Dismissione Enasarco: finalmente il TAR si decide sulla giurisdizione.
Rilevata la competenza del giudice civile e, pur riconoscendo la Fondazione organismo di diritto pubblico, si dichiara incompetente.

 

Gli inquilini contestavano i criteri per la determinazione del prezzo, in particolare la circostanza che il prezzo applicato dall’Ente non prevedeva l’applicazione dei coefficienti di riduzione sempre sbandierati dall’Ente e dai sindacati firmatari quali: la reale categoria catastale, lo stato di manutenzione, conservazione e ubicazione degli alloggi.

In tale ricorso, così come per tutti gli altri, si contestava l’imposizione del portiere, la scelta del notaio e l’assoluta non trasparenza della vendita ecc. .

Si chiedeva altresì di applicare il D.lgs. 104/96 o la successiva 410/2001 che avrebbe permesso a migliaia di inquilini di usufruire di un loro sacro santo diritto.

Ma tali benefici si possono applicare solo ai ministri (v. vicenda Patroni Griffi).
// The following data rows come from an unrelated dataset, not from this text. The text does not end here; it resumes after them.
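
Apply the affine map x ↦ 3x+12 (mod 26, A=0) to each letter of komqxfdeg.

qcwidbvye

k(10): 3·10+12=42≡16 → q
o(14): 3·14+12=54≡2 → c
m(12): 3·12+12=48≡22 → w
q(16): 3·16+12=60≡8 → i
x(23): 3·23+12=81≡3 → d
f(5): 3·5+12=27≡1 → b
d(3): 3·3+12=21 → v
e(4): 3·4+12=24 → y
g(6): 3·6+12=30≡4 → e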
Il TAR ha ritenuto che la vicenda che è stata sollevata non rientra nella competenza del Giudice amministrativo.

Finalmente riconoscono ad Enasarco la qualifica di organismo di diritto pubblico ma non considerano la dismissione Enasarco come dismissione di beni pubblici.

Il TAR in modo superficiale sostiene che il patrimonio di Enasarco è un bene privato (sic.)

Bisognerebbe ricordare agli illustrissimi Giudici chi l’ha comprato il patrimonio e con quali soldi è stato acquistato ?

Si sono letti le condizioni che prevedeva la legge di privatizzazione e quindi il D.lgs. 509/96?

Peccato che chi dovrebbe applicare il diritto non ha il coraggio di utilizzarlo quando si tratta di grossi interessi.

Per fortuna che lo stesso TAR considera le contestazioni mosse dagli inquilini come diritti soggettivi la cui competenza appartiene al Giudice Ordinario.

Infatti, la nota positiva che il TAR dichiarando la propria incompetenza per difetto di giurisdizione rinvia le contestazioni sulla regolarità della dismissione al Giudice Civile con salvezza degli effetti sostanziali e processuali del ricorso.

Quindi, entro tre mesi dal passaggio in giudicato della sentenza del TAR gli inquilini potranno riassumere la causa davanti al Giudice Civile. La vertenza legale di conseguenza non è finita perché davanti al Giudice Civile si possono impugnare tutte le violazioni a danno degli inquilini comprese le problematiche dei mutui.

Non è certo una vittoria di Enasarco, anche perché il Giudice Civile ha maggiori poteri del Giudice Amministrativo per condannare le illecite violazioni degli accordi sottoscritti.